Science fiction is rife with fanciful tales of deadly organisms emerging from the ice and wreaking havoc on unsuspecting human victims.
From shape-shifting aliens in Antarctica, to super-parasites emerging from a thawing woolly mammoth in Siberia, to exposed permafrost in Greenland causing a viral pandemic – the concept is marvellous plot fodder.
But just how far-fetched is it? Could pathogens that were once common on earth – but frozen for millennia in glaciers, ice caps and permafrost – emerge from the melting ice to lay waste to modern ecosystems? The potential is, in fact, quite real.

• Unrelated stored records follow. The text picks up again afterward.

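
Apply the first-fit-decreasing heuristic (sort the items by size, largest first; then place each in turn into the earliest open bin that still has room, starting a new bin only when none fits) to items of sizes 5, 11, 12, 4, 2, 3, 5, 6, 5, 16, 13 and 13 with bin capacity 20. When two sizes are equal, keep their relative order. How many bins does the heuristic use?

Sorted descending: 16, 13, 13, 12, 11, 6, 5, 5, 5, 4, 3, 2.
  16 → bin 1 (new)  [load 16/20]
  13 → bin 2 (new)  [load 13/20]
  13 → bin 3 (new)  [load 13/20]
  12 → bin 4 (new)  [load 12/20]
  11 → bin 5 (new)  [load 11/20]
  6 → bin 2  [load 19/20]
  5 → bin 3  [load 18/20]
  5 → bin 4  [load 17/20]
  5 → bin 5  [load 16/20]
  4 → bin 1  [load 20/20]
  3 → bin 4  [load 20/20]
  2 → bin 3  [load 20/20]
5 bins opened.

5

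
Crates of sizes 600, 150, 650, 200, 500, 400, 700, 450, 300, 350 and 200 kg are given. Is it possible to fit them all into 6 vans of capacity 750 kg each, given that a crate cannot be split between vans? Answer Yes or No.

No

Total = 4500 kg; ⌈4500/750⌉ = 6.
The bound of 6 does not rule out 6, but exhaustive search shows no assignment into 6 vans of capacity 750 kg exists — the minimum is 7.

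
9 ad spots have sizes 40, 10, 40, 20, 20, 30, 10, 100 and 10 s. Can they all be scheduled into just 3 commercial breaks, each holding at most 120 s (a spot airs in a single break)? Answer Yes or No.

A valid assignment using 3 commercial breaks:
  break 1: 100 + 20 = 120
  break 2: 40 + 40 + 30 + 10 = 120
  break 3: 20 + 10 + 10 = 40
Every load is within 120 s, so 3 commercial breaks suffice.

Yes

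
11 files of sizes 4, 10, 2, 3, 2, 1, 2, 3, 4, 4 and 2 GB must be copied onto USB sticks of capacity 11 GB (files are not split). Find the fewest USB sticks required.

Total = 10 + 4 + 4 + 4 + 3 + 3 + 2 + 2 + 2 + 2 + 1 = 37 GB.
Lower bound: ⌈37/11⌉ = 4 USB sticks.
A packing using 4 USB sticks:
  USB stick 1: 10 + 1 = 11
  USB stick 2: 4 + 4 + 3 = 11
  USB stick 3: 4 + 3 + 2 + 2 = 11
  USB stick 4: 2 + 2 = 4
This matches the lower bound, so 4 is optimal.

4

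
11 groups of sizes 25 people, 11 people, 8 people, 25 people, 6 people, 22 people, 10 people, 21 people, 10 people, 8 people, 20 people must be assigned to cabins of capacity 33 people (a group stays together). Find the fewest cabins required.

Total = 25 + 25 + 22 + 21 + 20 + 11 + 10 + 10 + 8 + 8 + 6 = 166 people.
Lower bound: ⌈166/33⌉ = 6 cabins.
A packing using 6 cabins:
  cabin 1: 25 + 8 = 33
  cabin 2: 25 + 8 = 33
  cabin 3: 22 + 11 = 33
  cabin 4: 21 + 10 = 31
  cabin 5: 20 + 10 = 30
  cabin 6: 6 = 6
This matches the lower bound, so 6 is optimal.

6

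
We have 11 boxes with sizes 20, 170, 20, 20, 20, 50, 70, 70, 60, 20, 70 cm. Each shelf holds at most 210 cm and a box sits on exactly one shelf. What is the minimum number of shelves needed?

3

Total = 170 + 70 + 70 + 70 + 60 + 50 + 20 + 20 + 20 + 20 + 20 = 590 cm.
Lower bound: ⌈590/210⌉ = 3 shelves.
A packing using 3 shelves:
  shelf 1: 170 + 20 + 20 = 210
  shelf 2: 70 + 70 + 70 = 210
  shelf 3: 60 + 50 + 20 + 20 + 20 = 170
This matches the lower bound, so 3 is optimal.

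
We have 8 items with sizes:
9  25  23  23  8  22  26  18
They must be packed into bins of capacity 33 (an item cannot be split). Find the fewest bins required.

Total = 26 + 25 + 23 + 23 + 22 + 18 + 9 + 8 = 154.
Lower bound: ⌈154/33⌉ = 5 bins.
Also, 6 items each exceed 33/2, and no two of those can share a bin, so at least 6 bins are needed.
A packing using 6 bins:
  bin 1: 26 = 26
  bin 2: 25 + 8 = 33
  bin 3: 23 + 9 = 32
  bin 4: 23 = 23
  bin 5: 22 = 22
  bin 6: 18 = 18
This matches the lower bound, so 6 is optimal.

6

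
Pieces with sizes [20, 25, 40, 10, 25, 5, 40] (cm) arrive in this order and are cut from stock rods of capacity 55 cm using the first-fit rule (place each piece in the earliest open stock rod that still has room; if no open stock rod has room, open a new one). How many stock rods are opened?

  20 → stock rod 1 (new)  [load 20/55]
  25 → stock rod 1  [load 45/55]
  40 → stock rod 2 (new)  [load 40/55]
  10 → stock rod 1  [load 55/55]
  25 → stock rod 3 (new)  [load 25/55]
  5 → stock rod 2  [load 45/55]
  40 → stock rod 4 (new)  [load 40/55]
4 stock rods opened.

4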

In 2003, bacteria were revived from samples taken from the bottom of an ice core drilled into an ice cap on the Qinghai-Tibetan plateau. The ice at that depth was more than 750,000 years old.
In 2014, a giant “zombie” Pithovirus sibericum virus was revived from 30,000-year-old Siberian permafrost.
And in 2016, an outbreak of anthrax (a disease caused by the bacterium Bacillus anthracis) in western Siberia was attributed to the rapid thawing of B. anthracis spores in permafrost. It killed thousands of reindeer and affected dozens of people.
More recently, scientists found remarkable genetic compatibility between viruses isolated from lake sediments in the high Arctic and potential living hosts.